American College of Radiology (ACR) Appropriateness Criteria and EURO-2000 Guidelines Offer Limited Guidance for MRI Imaging of Pediatric Patients

Published:December 24, 2022DOI:


      This study aims to evaluate the clinical scenarios addressed by the EURO-2000 guidelines and the ACR appropriateness criteria for referring children to MRI and assessing the referring physician compliance with both guidelines.
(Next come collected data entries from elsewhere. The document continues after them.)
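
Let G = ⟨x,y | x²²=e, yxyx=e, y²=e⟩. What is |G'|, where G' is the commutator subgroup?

G' = [G, G] is generated by all commutators. The generator-pair commutators are: [x, y] = x².
The subgroup they normally generate is {e, x², x⁴, x⁶, x⁸, x¹⁰, x¹², x¹⁴, x¹⁶, x¹⁸, x²⁰}, of order 11.
Check: |G/G'| = 44/11 = 4 is the order of the abelianisation.

Answer: 11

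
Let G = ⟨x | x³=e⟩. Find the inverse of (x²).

The order of (x²) is 3 (smallest k with (x²)ᵏ = e), so (x²)⁻¹ = (x²)² = x.
Check: (x²) · x → (x²) · x = e, giving e as required.

Answer: x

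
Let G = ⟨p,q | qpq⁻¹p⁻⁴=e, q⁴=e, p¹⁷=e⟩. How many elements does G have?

Enumerate words in the generators, reducing via the relations: the distinct elements are
  {e, p, q, pq, p², p³, p⁴, p⁵, p⁶, p⁷, p⁸, p⁹, q², q³, pq², pq³, p²q, p³q, p¹², p¹³, p¹¹, p¹⁰, p¹⁴, p¹⁵, p¹⁶, p⁴q, p⁵q, p⁶q, p⁷q, p⁸q, p⁹q, p²q², p²q³, p³q², p³q³, p¹²q, p¹³q, p¹¹q, p¹⁰q, p¹⁴q, p¹⁵q, p¹⁶q, p⁴q², p⁴q³, p⁵q², p⁵q³, p⁶q², p⁶q³, p⁷q², p⁷q³, p⁸q², p⁸q³, p⁹q², p⁹q³, p¹²q², p¹²q³, p¹³q², p¹³q³, p¹¹q², p¹¹q³, p¹⁰q², p¹⁰q³, p¹⁴q², p¹⁴q³, p¹⁵q², p¹⁵q³, p¹⁶q², p¹⁶q³}.
No further products give new elements, so |G| = 68.

Answer: 68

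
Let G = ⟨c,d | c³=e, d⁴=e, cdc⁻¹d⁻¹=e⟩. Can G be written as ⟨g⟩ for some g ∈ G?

|G| = 12. The element cd has order 12 (its powers give 12 distinct elements), so ⟨cd⟩ = G and G is cyclic.

Answer: Yes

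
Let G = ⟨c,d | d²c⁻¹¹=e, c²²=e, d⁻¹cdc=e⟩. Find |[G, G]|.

G' = [G, G] is generated by all commutators. The generator-pair commutators are: [c, d] = c².
The subgroup they normally generate is {e, c², c⁴, c⁶, c⁸, c¹⁰, c¹², c¹⁴, c¹⁶, c¹⁸, c²⁰}, of order 11.
Check: |G/G'| = 44/11 = 4 is the order of the abelianisation.

Answer: 11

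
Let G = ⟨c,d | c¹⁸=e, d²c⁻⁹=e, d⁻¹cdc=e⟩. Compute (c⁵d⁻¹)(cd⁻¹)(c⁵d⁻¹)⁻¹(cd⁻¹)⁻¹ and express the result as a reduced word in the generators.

[(c⁵d⁻¹), (cd⁻¹)] = (c⁵d⁻¹)·(cd⁻¹)·(c⁵d⁻¹)⁻¹·(cd⁻¹)⁻¹.
  (c⁵d⁻¹) · (cd⁻¹) = c¹³
  (c¹³) · (c⁵d) = d
  d · (cd) = c⁸

Answer: c⁸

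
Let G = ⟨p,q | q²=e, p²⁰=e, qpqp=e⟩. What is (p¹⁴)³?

Compute successive powers of (p¹⁴), reducing at each step:
  (p¹⁴)²: (p¹⁴) · p¹⁴ = p⁸
  (p¹⁴)³: (p⁸) · p¹⁴ = p²

Answer: p²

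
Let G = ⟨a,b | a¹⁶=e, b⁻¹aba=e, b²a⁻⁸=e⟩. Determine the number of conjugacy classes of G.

The conjugacy classes (representative and size) are:
  [e] (size 1), [a] (size 2), [a¹⁴] (size 2), [a³] (size 2), [a¹²] (size 2), [a⁵] (size 2), [a¹⁰] (size 2), [a⁷] (size 2), [a⁸] (size 1), [a⁶b] (size 8), [a³b⁻¹] (size 8).
Class equation: 1 + 2 + 2 + 2 + 2 + 2 + 2 + 2 + 1 + 8 + 8 = 32 = |G|. So G has 11 conjugacy classes.

Answer: 11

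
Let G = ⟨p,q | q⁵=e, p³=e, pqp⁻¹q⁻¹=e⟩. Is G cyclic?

|G| = 15. The element pq has order 15 (its powers give 15 distinct elements), so ⟨pq⟩ = G and G is cyclic.

Answer: Yes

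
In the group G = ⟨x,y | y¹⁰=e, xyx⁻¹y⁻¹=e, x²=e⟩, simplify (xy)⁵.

Compute successive powers of (xy), reducing at each step:
  (xy)²: (xy) · x = y;   y · y = y²
  (xy)³: (y²) · x = xy²;   (xy²) · y = xy³
  (xy)⁴: (xy³) · x = y³;   (y³) · y = y⁴
  (xy)⁵: (y⁴) · x = xy⁴;   (xy⁴) · y = xy⁵

Answer: xy⁵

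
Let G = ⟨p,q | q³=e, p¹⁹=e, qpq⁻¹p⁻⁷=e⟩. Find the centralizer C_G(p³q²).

⟨p³q²⟩ ⊆ C_G(p³q²) since powers of p³q² commute with p³q²; so |C_G(p³q²)| ≥ |⟨p³q²⟩| = 3.
By orbit–stabilizer, |C_G(p³q²)| = |G| / |conj. class of p³q²| = 57 / 19 = 3.
The 3 elements commuting with p³q² are {e, p³q², p¹⁷q}.

Answer: {e, p³q², p¹⁷q}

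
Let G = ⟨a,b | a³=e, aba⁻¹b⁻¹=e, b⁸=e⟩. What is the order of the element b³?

Compute successive powers until reaching e:
  (b³)¹ = b³, (b³)² = b⁶, (b³)³ = b, (b³)⁴ = b⁴, (b³)⁵ = b⁷, (b³)⁶ = b², (b³)⁷ = b⁵, (b³)⁸ = e.
The smallest positive k with (b³)ᵏ = e is 8.

Answer: 8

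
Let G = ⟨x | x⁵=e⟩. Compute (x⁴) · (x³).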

      In January 2022, clinical scenarios reported in the last 1000 consecutive MRI requests for children (0−16 years) in one university children's hospital and two general university hospitals in Belgium, Europe, were retrospectively matched to the EURO-2000 guidelines and ACR appropriateness criteria. The number of clinical scenarios addressed and the justification for MRI referral were independently assessed for both guidelines. Pooled data from the three centers were evaluated and then analyzed by center, body area and prescriber using McNemar's test for paired proportions and χ2-tests unpaired proportions.


      After excluding incomplete or missing MRI requests, 2932 of 3000 requests were included in the analysis. Overall, out of 2932 clinical scenarios, 1229 (37.99%) were addressed by EURO-2000 and 1081 (36.37%) were addressed by the ACR appropriateness criteria (McNemar test, p = 0.12). The proportions of clinical scenarios covered by the two guidelines were statistically similar when comparing centers, but varied across body regions (p < 0.001) and referring physician specialty (p between 0.75 and 0.001). EURO-2000 guidelines provided better coverage for head and spine (p < 0.05), while the ACR appropriateness criteria provided broader coverage for abdomen, pelvis, and musculoskeletal system (p < 0.0001). For addressed clinical scenarios, prescriber compliance for both guidelines was excellent with > 94% of justified MRI examinations in all the centers.


      Both the EURO-2000 guidelines and the ACR appropriateness criteria did not address two-thirds of clinical scenarios in children. Head and neck, chest and abdominal-pelvic examinations are the anatomic regions which should receive a specific attention for the future implementation of evidence-based clinical decision support tools for all referring specialists.